I'm having issues running a R script that scrapes posts from Reddit as a cron job. The script works flawlessly when manually sourced from within R. Other R scripts also run fine from the crontab. Also, the R scraping package is specifically built to not overrun the Reddit API.
crontab:
*/25 * * * * /usr/bin/Rscript "home/ubuntu/cryptoAPI/NLP/NLPupdater.R"
R script:
setwd("/home/ubuntu/cryptoAPI/NLP")
library(RedditExtractoR)#install.packages('RedditExtractoR')
library('httr')
library(data.table)
#1. check for most recent reddit urls
ss.new.Reddit <- fileSnapshot(path="/home/ubuntu/cryptoAPI/NLP/raw", file.info = F)
Reddit.num <- nrow(ss.new.Reddit[[1]])-1
#2. load CCtop100 snapshot from cronjob
Reddit.urls <- rjson::fromJSON(file=paste0('raw/hot.json@limit=50.', Reddit.num))#"raw/hot.json@limit=100.", Reddit.num))

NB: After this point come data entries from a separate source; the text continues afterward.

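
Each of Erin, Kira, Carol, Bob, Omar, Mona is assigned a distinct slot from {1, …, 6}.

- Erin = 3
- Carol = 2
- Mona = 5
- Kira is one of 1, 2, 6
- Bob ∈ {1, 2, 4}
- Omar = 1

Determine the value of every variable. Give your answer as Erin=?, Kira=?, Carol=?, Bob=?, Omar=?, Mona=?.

Erin=3, Kira=6, Carol=2, Bob=4, Omar=1, Mona=5

Erin must be 3 (only option left).
Carol's domain is down to {2}, so Carol = 2. Remove 2 from Kira, Bob.
Omar must be 1 (only option left). So Kira, Bob can't be 1.
Mona has just one choice, so Mona = 5.
Kira has just one choice, so Kira = 6.
That leaves Bob = 4.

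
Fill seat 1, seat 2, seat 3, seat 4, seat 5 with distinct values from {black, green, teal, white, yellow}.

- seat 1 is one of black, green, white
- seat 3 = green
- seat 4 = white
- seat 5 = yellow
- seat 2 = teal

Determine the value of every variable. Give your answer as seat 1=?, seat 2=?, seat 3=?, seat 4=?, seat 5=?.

seat 1=black, seat 2=teal, seat 3=green, seat 4=white, seat 5=yellow

seat 2 has just one choice, so seat 2 = teal.
seat 3 has just one choice, so seat 3 = green. Eliminate green elsewhere: seat 1.
seat 4 must be white (only option left). Remove white from seat 1.
That leaves seat 5 = yellow.
seat 1 has just one choice, so seat 1 = black.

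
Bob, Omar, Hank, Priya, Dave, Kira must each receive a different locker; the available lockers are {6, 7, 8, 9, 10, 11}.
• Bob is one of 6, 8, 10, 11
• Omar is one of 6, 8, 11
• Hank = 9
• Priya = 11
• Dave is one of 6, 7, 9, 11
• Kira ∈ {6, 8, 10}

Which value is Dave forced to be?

7

Hank has just one choice, so Hank = 9. Strike 9 from Dave.
That leaves Priya = 11. Remove 11 from Bob, Omar, Dave.
Among the 4 still-open variables, 7 fits only Dave (and all 4 values in {6, 7, 8, 10} must be used), so Dave = 7.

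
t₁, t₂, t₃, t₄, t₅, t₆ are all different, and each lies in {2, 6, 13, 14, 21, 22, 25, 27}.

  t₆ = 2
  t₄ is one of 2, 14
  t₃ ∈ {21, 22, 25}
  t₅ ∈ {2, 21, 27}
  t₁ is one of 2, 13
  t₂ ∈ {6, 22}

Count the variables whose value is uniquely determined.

t₆'s domain is down to {2}, so t₆ = 2. Strike 2 from t₁, t₄, t₅.
t₁ has just one choice, so t₁ = 13.
t₄ must be 14 (only option left).
Determined: t₁=13, t₄=14, t₆=2. The other variables each still have more than one consistent value. That makes 3.

3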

#3. extract urls from list
urlvector <- character(50) #to 100
for(i in 1:52){ #also to 102
urlvector[i] <- Reddit.urls$`data`$children[[i]]$data$permalink }
#4. combine w formatting for reddict extractor # add 'http://www.reddit.com'
urlvector.long <- paste0('http://www.reddit.com', urlvector)
#5. run redditextractor
Reddit.comments <- reddit_content(urlvector.long)
#6. save new csv
NLPcsv <- paste0("CSV/reddit-nlp-",Reddit.num,".csv" )
fwrite(Reddit.comments, file=NLPcsv)
fwrite(Reddit.comments, file='current/currentNLP.csv')
Is there some limit on how long a cronjob can take? The scrape takes maybe 3mins to complete.
There was a typo in the cronjob, forgot a / in the path:
*/25 * * * * /usr/bin/Rscript "/home/ubuntu/cryptoAPI/NLP/NLPupdater.R"